Repli tactique ou retraite au clairon ? Au nom de la "guerre" contre le Covid-19, le chef de l’État a annoncé lundi soir "que toutes les réformes en cours seraient suspendues à commencer par la réforme des retraites".
"Toute l'action du gouvernement et du Parlement doit être désormais tournée vers le combat contre l'épidémie", s'est-il justifié.
A l'entendre, il ne s'agirait que d'un simple report. Un de plus dans l'histoire mouvementée de cette promesse de campagne devenue, après deux années de gestation laborieuse, le symbole d'un quinquennat controversé.
Déterminé à instaurer son "système universel" de retraite censé remplacer les nombreux régimes existants, l'exécutif venait pourtant de remporter la première manche d'un affrontement homérique contre ses mutiles opposants.

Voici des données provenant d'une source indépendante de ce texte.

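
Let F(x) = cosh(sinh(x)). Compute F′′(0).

Plug the Maclaurin series of the inner function into that of the outer and collect terms.
The coefficient of x^2 in the expansion is 1/2, so F′′(0) = 2! * (1/2) = 1.

1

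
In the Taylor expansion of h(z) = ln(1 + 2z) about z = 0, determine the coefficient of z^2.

c_2 = h′′(0)/2! = -2.

-2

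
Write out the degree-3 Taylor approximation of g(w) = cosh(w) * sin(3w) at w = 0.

-3*w^3 + 3*w

Take the Cauchy product of the two expansions.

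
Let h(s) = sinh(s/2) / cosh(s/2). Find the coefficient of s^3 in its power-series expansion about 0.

Invert the denominator's series and multiply.
h(0) = 0
h′(0) = 1/2
h′′(0) = 0
h′′′(0) = -1/4

-1/24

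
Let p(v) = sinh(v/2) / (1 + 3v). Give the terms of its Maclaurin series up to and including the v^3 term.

Take the Cauchy product of the two expansions.

217*v^3/48 - 3*v^2/2 + v/2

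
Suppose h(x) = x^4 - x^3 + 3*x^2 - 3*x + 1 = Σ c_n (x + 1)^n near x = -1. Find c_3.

-5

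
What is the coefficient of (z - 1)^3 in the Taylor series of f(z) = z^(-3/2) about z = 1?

-35/16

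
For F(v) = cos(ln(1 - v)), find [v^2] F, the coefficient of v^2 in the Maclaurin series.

Substitute the inner expansion into the outer series and collect powers.
F(0) = 1
F′(0) = 0
F′′(0) = -1
Then c_k = F^(k)(0)/k! gives each Taylor coefficient.

-1/2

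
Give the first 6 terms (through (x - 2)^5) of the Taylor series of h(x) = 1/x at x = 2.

-(x - 2)^5/64 + (x - 2)^4/32 - (x - 2)^3/16 + (x - 2)^2/8 - (x - 2)/4 + 1/2

Differentiate repeatedly and evaluate at the center.
h(2) = 1/2
h′(2) = -1/4
h′′(2) = 1/4
h′′′(2) = -3/8
h^(4)(2) = 3/4
h^(5)(2) = -15/8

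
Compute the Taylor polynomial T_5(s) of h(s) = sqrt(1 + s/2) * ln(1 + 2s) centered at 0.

Multiply the two series term by term and collect like powers.
[s^0] = 0;  [s^1] = 2;  [s^2] = -3/2;  [s^3] = 101/48;  [s^4] = -625/192;  [s^5] = 81349/15360.

81349*s^5/15360 - 625*s^4/192 + 101*s^3/48 - 3*s^2/2 + 2*s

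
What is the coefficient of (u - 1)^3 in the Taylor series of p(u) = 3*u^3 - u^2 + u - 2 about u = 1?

c_3 = p′′′(1)/3! = 3.

3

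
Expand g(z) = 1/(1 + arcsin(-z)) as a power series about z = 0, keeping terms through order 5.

63*z^5/40 + 4*z^4/3 + 7*z^3/6 + z^2 + z + 1

Let u equal the inner series; expand the outer function in u and truncate.
g(0) = 1
g′(0) = 1
g′′(0) = 2
g′′′(0) = 7
g^(4)(0) = 32
g^(5)(0) = 189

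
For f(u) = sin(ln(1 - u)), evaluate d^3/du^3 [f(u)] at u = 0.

Plug the Maclaurin series of the inner function into that of the outer and collect terms.
The coefficient of u^3 in the expansion is -1/6, so f′′′(0) = 3! * (-1/6) = -1.

-1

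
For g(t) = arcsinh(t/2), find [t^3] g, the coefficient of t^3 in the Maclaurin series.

[t^0] = 0;  [t^1] = 1/2;  [t^2] = 0;  [t^3] = -1/48.
So c_3 = g′′′(0)/3! = -1/48.

-1/48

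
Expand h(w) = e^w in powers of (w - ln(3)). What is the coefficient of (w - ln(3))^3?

[(w - ln(3))^0] = 3;  [(w - ln(3))^1] = 3;  [(w - ln(3))^2] = 3/2;  [(w - ln(3))^3] = 1/2.
So c_3 = h′′′(ln(3))/3! = 1/2.

1/2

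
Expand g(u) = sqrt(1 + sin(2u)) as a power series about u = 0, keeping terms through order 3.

-u^3/6 - u^2/2 + u + 1

Plug the Maclaurin series of the inner function into that of the outer and collect terms.
g(0) = 1
g′(0) = 1
g′′(0) = -1
g′′′(0) = -1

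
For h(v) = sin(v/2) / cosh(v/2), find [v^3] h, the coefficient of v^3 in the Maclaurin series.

Invert the denominator's series and multiply.
[v^0] = 0;  [v^1] = 1/2;  [v^2] = 0;  [v^3] = -1/12.
So c_3 = h′′′(0)/3! = -1/12.

-1/12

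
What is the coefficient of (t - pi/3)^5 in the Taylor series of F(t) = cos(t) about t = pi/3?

Compute the successive derivatives at the expansion point and divide by k!.
F(pi/3) = 1/2
F′(pi/3) = -sqrt(3)/2
F′′(pi/3) = -1/2
F′′′(pi/3) = sqrt(3)/2
F^(4)(pi/3) = 1/2
F^(5)(pi/3) = -sqrt(3)/2

-sqrt(3)/240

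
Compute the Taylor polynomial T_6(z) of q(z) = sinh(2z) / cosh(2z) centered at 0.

Invert the denominator's series and multiply.
q(0) = 0
q′(0) = 2
q′′(0) = 0
q′′′(0) = -16
q^(4)(0) = 0
q^(5)(0) = 512
q^(6)(0) = 0
Then c_k = q^(k)(0)/k! gives each Taylor coefficient.

64*z^5/15 - 8*z^3/3 + 2*z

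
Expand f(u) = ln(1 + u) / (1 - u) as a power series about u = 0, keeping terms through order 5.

47*u^5/60 + 7*u^4/12 + 5*u^3/6 + u^2/2 + u

Use 1/(1 - r) = Σ r^k on the denominator, then take the Cauchy product.
[u^0] = 0;  [u^1] = 1;  [u^2] = 1/2;  [u^3] = 5/6;  [u^4] = 7/12;  [u^5] = 47/60.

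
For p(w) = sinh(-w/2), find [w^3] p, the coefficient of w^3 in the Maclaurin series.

-1/48

Compute the successive derivatives at the expansion point and divide by k!.
[w^0] = 0;  [w^1] = -1/2;  [w^2] = 0;  [w^3] = -1/48.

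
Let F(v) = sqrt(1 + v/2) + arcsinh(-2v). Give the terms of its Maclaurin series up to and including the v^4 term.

Expand each term separately and add.
F(0) = 1
F′(0) = -7/4
F′′(0) = -1/16
F′′′(0) = 515/64
F^(4)(0) = -15/256
Then c_k = F^(k)(0)/k! gives each Taylor coefficient.

-5*v^4/2048 + 515*v^3/384 - v^2/32 - 7*v/4 + 1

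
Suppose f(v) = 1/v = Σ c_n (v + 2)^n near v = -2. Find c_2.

Apply the Taylor formula c_k = f^(k)(a)/k!.
f(-2) = -1/2
f′(-2) = -1/4
f′′(-2) = -1/4
So c_2 = f′′(-2)/2! = -1/8.

-1/8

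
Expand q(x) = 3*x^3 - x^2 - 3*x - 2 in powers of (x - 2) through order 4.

3*(x - 2)^3 + 17*(x - 2)^2 + 29*(x - 2) + 12

q(2) = 12
q′(2) = 29
q′′(2) = 34
q′′′(2) = 18
q^(4)(2) = 0
Then c_k = q^(k)(2)/k! gives each Taylor coefficient.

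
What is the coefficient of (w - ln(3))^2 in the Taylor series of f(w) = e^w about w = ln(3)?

3/2

f(ln(3)) = 3
f′(ln(3)) = 3
f′′(ln(3)) = 3
Then c_k = f^(k)(ln(3))/k! gives each Taylor coefficient.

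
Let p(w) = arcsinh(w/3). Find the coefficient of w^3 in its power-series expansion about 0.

-1/162

c_3 = p′′′(0)/3! = -1/162.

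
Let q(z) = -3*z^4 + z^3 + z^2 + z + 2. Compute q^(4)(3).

From the series, [(z - 3)^4] q = -3; multiply by 4! = 24 to get -72.

-72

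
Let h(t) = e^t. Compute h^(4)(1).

From the series, [(t - 1)^4] h = e/24; multiply by 4! = 24 to get e.

e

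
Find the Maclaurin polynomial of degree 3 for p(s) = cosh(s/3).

s^2/18 + 1

[s^0] = 1;  [s^1] = 0;  [s^2] = 1/18;  [s^3] = 0.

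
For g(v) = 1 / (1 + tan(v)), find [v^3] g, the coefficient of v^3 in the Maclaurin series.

-4/3

Write 1/(1+u) = 1 - u + u^2 - u^3 + ... and substitute the series for u.
g(0) = 1
g′(0) = -1
g′′(0) = 2
g′′′(0) = -8
Dividing each by k! gives the coefficients c_0, ..., c_3.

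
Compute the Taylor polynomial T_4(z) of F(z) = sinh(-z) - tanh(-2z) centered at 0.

Add the two expansions coefficient-wise.
F(0) = 0
F′(0) = 1
F′′(0) = 0
F′′′(0) = -17
F^(4)(0) = 0
Then c_k = F^(k)(0)/k! gives each Taylor coefficient.

-17*z^3/6 + z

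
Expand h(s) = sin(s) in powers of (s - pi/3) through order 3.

-(s - pi/3)^3/12 - sqrt(3)*(s - pi/3)^2/4 + (s - pi/3)/2 + sqrt(3)/2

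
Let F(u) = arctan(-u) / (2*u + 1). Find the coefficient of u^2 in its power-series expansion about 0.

Multiply the numerator's expansion by the denominator's geometric series.
F(0) = 0
F′(0) = -1
F′′(0) = 4
So c_2 = F′′(0)/2! = 2.

2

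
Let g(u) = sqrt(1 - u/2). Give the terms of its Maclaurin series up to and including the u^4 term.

Compute the successive derivatives at the expansion point and divide by k!.
g(0) = 1
g′(0) = -1/4
g′′(0) = -1/16
g′′′(0) = -3/64
g^(4)(0) = -15/256

-5*u^4/2048 - u^3/128 - u^2/32 - u/4 + 1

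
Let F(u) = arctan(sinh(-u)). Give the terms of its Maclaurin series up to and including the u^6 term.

-u^5/24 + u^3/6 - u

Compose series: expand the inner function first, then feed it into the outer expansion.
F(0) = 0
F′(0) = -1
F′′(0) = 0
F′′′(0) = 1
F^(4)(0) = 0
F^(5)(0) = -5
F^(6)(0) = 0
Dividing each by k! gives the coefficients c_0, ..., c_6.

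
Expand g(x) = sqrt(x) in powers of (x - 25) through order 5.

7*(x - 25)^5/500000000 - (x - 25)^4/2000000 + (x - 25)^3/50000 - (x - 25)^2/1000 + (x - 25)/10 + 5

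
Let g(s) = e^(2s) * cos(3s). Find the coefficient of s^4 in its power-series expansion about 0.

-119/24

Multiply the two series term by term and collect like powers.
g(0) = 1
g′(0) = 2
g′′(0) = -5
g′′′(0) = -46
g^(4)(0) = -119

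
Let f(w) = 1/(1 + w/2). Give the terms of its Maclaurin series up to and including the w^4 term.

f(0) = 1
f′(0) = -1/2
f′′(0) = 1/2
f′′′(0) = -3/4
f^(4)(0) = 3/2
Then c_k = f^(k)(0)/k! gives each Taylor coefficient.

w^4/16 - w^3/8 + w^2/4 - w/2 + 1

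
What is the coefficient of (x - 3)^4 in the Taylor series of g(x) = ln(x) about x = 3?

Apply the Taylor formula c_k = f^(k)(a)/k!.
g(3) = ln(3)
g′(3) = 1/3
g′′(3) = -1/9
g′′′(3) = 2/27
g^(4)(3) = -2/27
So c_4 = g^(4)(3)/4! = -1/324.

-1/324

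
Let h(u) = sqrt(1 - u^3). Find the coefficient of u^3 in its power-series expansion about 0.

h(0) = 1
h′(0) = 0
h′′(0) = 0
h′′′(0) = -3

-1/2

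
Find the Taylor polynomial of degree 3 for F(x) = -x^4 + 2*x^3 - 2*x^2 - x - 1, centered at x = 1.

-2*(x - 1)^3 - 2*(x - 1)^2 - 3*(x - 1) - 3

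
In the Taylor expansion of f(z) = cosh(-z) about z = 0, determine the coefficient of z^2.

1/2

Differentiate repeatedly and evaluate at the center.
f(0) = 1
f′(0) = 0
f′′(0) = 1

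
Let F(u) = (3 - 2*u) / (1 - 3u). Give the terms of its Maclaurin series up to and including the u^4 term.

Shift and add copies of the series according to the polynomial's terms.

189*u^4 + 63*u^3 + 21*u^2 + 7*u + 3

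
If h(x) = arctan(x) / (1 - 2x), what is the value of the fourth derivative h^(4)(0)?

Write out both Maclaurin series and multiply, keeping only the needed powers.
From the series, [x^4] h = 22/3; multiply by 4! = 24 to get 176.

176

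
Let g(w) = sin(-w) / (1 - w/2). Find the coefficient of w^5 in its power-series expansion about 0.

Expand each factor separately, then convolve coefficients.
g(0) = 0
g′(0) = -1
g′′(0) = -1
g′′′(0) = -1/2
g^(4)(0) = -1
g^(5)(0) = -7/2

-7/240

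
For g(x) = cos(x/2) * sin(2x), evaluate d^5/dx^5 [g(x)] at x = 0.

421/8

Multiply the two series term by term and collect like powers.
The coefficient of x^5 in the expansion is 421/960, so g^(5)(0) = 5! * (421/960) = 421/8.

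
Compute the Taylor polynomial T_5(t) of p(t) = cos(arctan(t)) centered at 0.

3*t^4/8 - t^2/2 + 1

Let u equal the inner series; expand the outer function in u and truncate.
[t^0] = 1;  [t^1] = 0;  [t^2] = -1/2;  [t^3] = 0;  [t^4] = 3/8;  [t^5] = 0.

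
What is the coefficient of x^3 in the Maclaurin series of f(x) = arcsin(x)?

1/6

Differentiate repeatedly and evaluate at the center.
f(0) = 0
f′(0) = 1
f′′(0) = 0
f′′′(0) = 1
So c_3 = f′′′(0)/3! = 1/6.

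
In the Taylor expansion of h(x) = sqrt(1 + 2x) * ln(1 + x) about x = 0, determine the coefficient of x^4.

Write out both Maclaurin series and multiply, keeping only the needed powers.
h(0) = 0
h′(0) = 1
h′′(0) = 1
h′′′(0) = -4
h^(4)(0) = 20
So c_4 = h^(4)(0)/4! = 5/6.

5/6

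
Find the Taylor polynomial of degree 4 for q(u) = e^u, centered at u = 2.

Use the known series and substitute for the argument.
q(2) = e^(2)
q′(2) = e^(2)
q′′(2) = e^(2)
q′′′(2) = e^(2)
q^(4)(2) = e^(2)
The Taylor polynomial is Σ q^(k)(2)/k! · (u - 2)^k.

(u - 2)^4*e^(2)/24 + (u - 2)^3*e^(2)/6 + (u - 2)^2*e^(2)/2 + (u - 2)*e^(2) + e^(2)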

Une bataille gagnée à l'usure contre les syndicats d'abord, après des semaines de grève et une dizaine de manifestations, et par KO à l'Assemblée ensuite, où le gouvernement a dégainé l'arme du 49-3 pour couper court à l'obstruction délibérée des députés de gauche.
Revanchards, les vaincus ont forcément bien accueilli l'annonce du président de la République. "Dans la situation actuelle, c'était vraiment le minimum", a réagi Philippe Martinez sur RTL.
"Je pense que c'est une bonne chose pour tout le monde", a ajouté le numéro un de la CGT, qui avait choisi la veille, avec ses alliés (FO, CFE-CGC, FSU, Solidaires) de reporter une conférence sur le financement des retraites prévue le 24 mars et une nouvelle journée de mobilisation programmée le 31.
Calendrier compromis
"Maintenant, il va y avoir un grand trou, un vide", a prédit Michel Beaugas, secrétaire confédéral de Force Ouvrière, qui demande toujours le "retrait pur et simple" de cette réforme.
Ou à tout le moins qu'elle soit "reportée à très longtemps pour pouvoir y intégrer les conséquences économiques liées au coronavirus", car "la récession qui s'annonce aura forcément des conséquences sur le salariat".
Une position partagée à droite par Bruno Retailleau: "Pour le moment c'est un report, mais j'espère que ce sera ensuite une annulation, en tout cas il faut revoir complètement la copie", a déclaré le président des sénateurs LR sur Radio Classique.
Peu après, sur la même antenne, la présidente du RN Marine Le Pen s'est dite "réjouie de voir que le président de la République a suspendu l'ensemble des réformes que nous avons combattues", en particulier celle des retraites.
Des témoignages de satisfaction qui attestent d'un retournement de situation. L'objectif d'une adoption définitive "avant l'été", encore affiché début mars par Edouard Philippe, est désormais compromis.
Or, le Premier ministre avait affirmé que ce délai devait être tenu pour que "certaines dispositions puissent s'appliquer le 1er janvier 2022", notamment l'entrée dans le "système universel" de la génération née en 2004 et le minimum de pension à 1.000 euros net pour une carrière complète.
"Si nous voulons que le dispositif entre en vigueur, il faut que nous ayons le temps de le mettre en place", expliquait-il.
Le projet de loi renvoie en effet à une vingtaine d'ordonnances qui doivent préciser, entre autres, l'organisation de la future Caisse nationale de retraite universelle ou les mesures "permettant d'atteindre l'équilibre financier" d'ici à 2027. Mais ça, c'était avant le coronavirus.